As you can see, hypothermia is a highly dangerous situation that can kill. There are some other fascinating facts about hypothermia.
20~50% of hypothermia death cases are associated with paradoxical undressing. This is a strange phenomenon where the person begins to take off their clothes due to confusion and a lack of judgement from the hypothermia. One theory suggests it is related to the cold damaging the hypothalamus (which controls body temperature), causing the brain to think that the body temperature is rising. Whatever the reason, it is extremely dangerous as it worsens the hypothermia.
As explained above, severe hypothermia leads to death. But interestingly, hypothermia also protects organs. This is why organs for transplanting are transported in ice. Similarly, there are examples of people who “died” from hypothermia recovering with no brain damage. Because of this, medical professionals traditionally say: “they’re not dead until they’re warm and dead”. In fact, if there is something wrong with the patient’s circulation and there is risk of damage to their organs (such as in surgery), sometimes the patient’s body temperature is forced down with ice water injections and cooling blankets, known as protective hypothermia.
Blood, which supplies all the cells in the human body with nutrients and oxygen, flows through the vessels due to the pumping of the heart. Thus, blood flow directly transmits the force generated by every heartbeat. As the blood ejected by the heart causes the arteries to “pulse” by stretching and relaxing. As some pulses can be felt over the skin, they are very useful in patient examinations, especially a clinical exam of the cardiovascular system. Although people commonly know how to take a pulse from the wrist or neck, there are many more places a pulse can be taken from.
- Radial pulse: Taken from the inside of the wrist on the side of the thumb.
- Brachial pulse: Taken from the inside of the elbow.
- Carotid pulse: Taken from where the neck meets the jawline, or 2~3cm either side of the Adam’s apple to be precise.
- Apex beat: This measures the heartbeats directly, taken on the left chest between the 4th and 6th ribs (around the left nipple).
- Abdominal pulse: Taken from above the belly button of a lying patient, may be able to see the pulse.
- Femoral pulse: Taken from the middle of the groin.
- Popliteal pulse: Taken from the inside of the knee.
- Posterior tibial pulse: Taken from the inside of the ankle behind the bone.

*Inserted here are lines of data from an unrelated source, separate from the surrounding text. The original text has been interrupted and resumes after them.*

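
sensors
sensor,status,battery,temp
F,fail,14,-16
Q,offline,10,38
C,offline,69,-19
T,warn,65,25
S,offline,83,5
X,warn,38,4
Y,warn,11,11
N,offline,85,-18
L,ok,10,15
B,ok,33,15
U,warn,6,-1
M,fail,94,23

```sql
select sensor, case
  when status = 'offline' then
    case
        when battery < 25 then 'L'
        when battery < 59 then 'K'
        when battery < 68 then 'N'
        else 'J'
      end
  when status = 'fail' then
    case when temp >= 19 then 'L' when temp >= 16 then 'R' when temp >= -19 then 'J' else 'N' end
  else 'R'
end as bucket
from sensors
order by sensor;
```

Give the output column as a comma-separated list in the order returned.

R, J, J, R, L, J, L, J, R, R, R, R

sensor=B: status='ok' → outer ELSE → R
sensor=C: status='offline' → inner[ELSE] → J
sensor=F: status='fail' → inner[temp >= -19] → J
sensor=L: status='ok' → outer ELSE → R
sensor=M: status='fail' → inner[temp >= 19] → L
sensor=N: status='offline' → inner[ELSE] → J
sensor=Q: status='offline' → inner[battery < 25] → L
sensor=S: status='offline' → inner[ELSE] → J
sensor=T: status='warn' → outer ELSE → R
sensor=U: status='warn' → outer ELSE → R
sensor=X: status='warn' → outer ELSE → R
sensor=Y: status='warn' → outer ELSE → R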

- Dorsalis pedis pulse: Taken from the back (upper side) of the foot along the middle.
When taking a pulse, you use your second and third fingers (and the fourth if you want) and press lightly on the pulse point. If you press too hard, you may stop the blood flow and obliterate the pulse. As a pulse is measured per-minute, it is often taken for 10 or 15 seconds and multiplied by 6 or 4 respectively. Also, it should be noted whether the pulse has a regular rhythm, and if it is irregular, whether it is regularly irregular or irregularly irregular. If the pulse is over 100 beats per minute, it is called tachycardia, while less than 60 beats per minute is referred to as bradycardia. If it is irregular, it is called an arrhythmia.
An experienced doctor can diagnose different conditions such as an aortic stenosis or atrial fibrillation just from taking the pulse of the patient. Taking a pulse is also a crucial diagnostic tool in traditional Korean and Chinese medicine.